Cette bousculade meurtrière a marqué l’apogée funeste de deux années de manifestations antigouvernementales dans les régions Oromia (centre et ouest) puis Amhara (nord), réprimées dans le sang, où plus de 940 personnes sont mortes, selon la Commission éthiopienne des droits de l’homme, liée au gouvernement. Quelques jours plus tard, l’Ethiopie instaurait l’état d’urgence, finalement levé au bout de dix mois.
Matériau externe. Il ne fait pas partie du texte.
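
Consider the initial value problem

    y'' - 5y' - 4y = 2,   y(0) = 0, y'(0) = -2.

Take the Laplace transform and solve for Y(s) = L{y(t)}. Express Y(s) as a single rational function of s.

Apply the Laplace transform to the equation.
With L{y''} = s^2 Y - s·y(0) - y'(0) and L{y'} = sY - y(0), with y(0) = 0, y'(0) = -2: the LHS transforms to (s^2 - 5*s - 4)Y - (-2).
The right side is L{2} = 2/s.
So (s^2 - 5*s - 4)Y = 2/s + (-2).
Divide through and combine into a single rational function.

Y(s) = (-2*s + 2)/(s^3 - 5*s^2 - 4*s)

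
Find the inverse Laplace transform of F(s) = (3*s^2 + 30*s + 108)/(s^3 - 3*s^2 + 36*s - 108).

5*exp(3*t) + 4*sin(6*t) - 2*cos(6*t)

Factor the denominator: s^3 - 3*s^2 + 36*s - 108 = (s - 3)*(s^2 + 36).
Partial fraction decomposition gives [5/(s - 3)] + [-2*s/(s^2 + 36)] + [24/(s^2 + 36)].
Invert each term: 5/(s - 3) ↔ 5e^(3t); -2·s/(s^2 + 36) ↔ -2cos(6t); 4·6/(s^2 + 36) ↔ 4sin(6t).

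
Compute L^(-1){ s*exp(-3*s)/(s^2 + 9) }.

The factor e^(-3s) signals a time shift by c = 3 (second shifting theorem).
L{cos(3t)} = s/(s^2 + 9), so L^-1{s/(s^2 + 9)} = cos(3*t).
Hence the inverse is u(t - 3) times that function evaluated at t - 3.

Heaviside(t - 3)*(cos(3*t - 9))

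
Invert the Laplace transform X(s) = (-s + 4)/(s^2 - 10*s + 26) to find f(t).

f(t) = -exp(5*t)*sin(t) - exp(5*t)*cos(t)

Complete the square in the denominator: s^2 - 10*s + 26 = (s - 5)^2 + 1^2.
Split the numerator to match: -s + 4 = -1·(s - 5) - 1·1.
Invert each term: -1·(s - 5)/((s - 5)^2 + 1) ↔ -e^(5t)cos(t); -1·1/((s - 5)^2 + 1) ↔ -e^(5t)sin(t).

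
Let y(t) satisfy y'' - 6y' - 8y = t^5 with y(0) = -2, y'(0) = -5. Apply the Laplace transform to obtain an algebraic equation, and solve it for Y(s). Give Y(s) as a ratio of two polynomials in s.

Laplace-transform each side.
Using L{y''} = s^2 Y - s·y(0) - y'(0) and L{y'} = sY - y(0), with y(0) = -2, y'(0) = -5, the left side becomes (s^2 - 6*s - 8)Y - (-2*s + 7).
The right side is L{t^5} = 120/s^6.
So (s^2 - 6*s - 8)Y = 120/s^6 + (-2*s + 7).
Divide through and combine into a single rational function.

Y(s) = (-2*s^7 + 7*s^6 + 120)/(s^8 - 6*s^7 - 8*s^6)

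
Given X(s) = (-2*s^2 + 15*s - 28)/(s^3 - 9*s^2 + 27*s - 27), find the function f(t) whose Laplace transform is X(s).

f(t) = -t^2*exp(3*t)/2 + 3*t*exp(3*t) - 2*exp(3*t)

Factor the denominator: s^3 - 9*s^2 + 27*s - 27 = (s - 3)^3.
Partial fraction decomposition gives [-2/(s - 3)] + [3/(s - 3)^2] + [-1/(s - 3)^3].
Invert each term: -2/(s - 3) ↔ -2e^(3t); 3/(s - 3)^2 ↔ 3t·e^(3t); -1/(s - 3)^3 ↔ (-1/2)t^2·e^(3t).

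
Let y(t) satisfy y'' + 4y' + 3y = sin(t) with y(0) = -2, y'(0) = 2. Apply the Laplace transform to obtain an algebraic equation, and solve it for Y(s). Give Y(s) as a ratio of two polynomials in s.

Y(s) = (-2*s^3 - 6*s^2 - 2*s - 5)/(s^4 + 4*s^3 + 4*s^2 + 4*s + 3)

Transform both sides with L{·}.
The derivative rules (L{y''} = s^2 Y - s·y(0) - y'(0) and L{y'} = sY - y(0), with y(0) = -2, y'(0) = 2) turn the left side into (s^2 + 4*s + 3)Y - (-2*s - 6).
The right side is L{sin(t)} = 1/(s^2 + 1).
So (s^2 + 4*s + 3)Y = 1/(s^2 + 1) + (-2*s - 6).
Divide through and combine into a single rational function.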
Le souvenir de 2016 est encore frais. « Nos frères sont morts. Nous voulons montrer que nous sommes tristes », dit un jeune portant un tee-shirt noir en hommage aux victimes sur lequel est écrit : « La plaie est toujours ouverte ». Au-delà du recueillement, la rage des Oromo est là, palpable, même si « nous devons canaliser notre colère » en ce jour de deuil, dit calmement Chala.

Cette année, la police fédérale s’est tenue à l’écart. Soldats et policiers de la région Oromia étaient postés à quelques encablures. Il n’y avait pas d’armes sur le site du festival sur ordre du gouvernement de la région, contrairement à l’an dernier, où « il y avait plein de militaires », raconte un jeune portant un bandeau blanc sur le front qui assure que cela avait excédé une foule déjà très énervée. « S’ils étaient venus, on aurait encore pleuré », pense un autre jeune. « Il semble que le gouvernement a tiré des leçons du festival de l’an dernier, et surtout du fait que les actions des forces de sécurité ont entraîné la mort de tant de personnes », observe Felix Horne, chercheur à HRW.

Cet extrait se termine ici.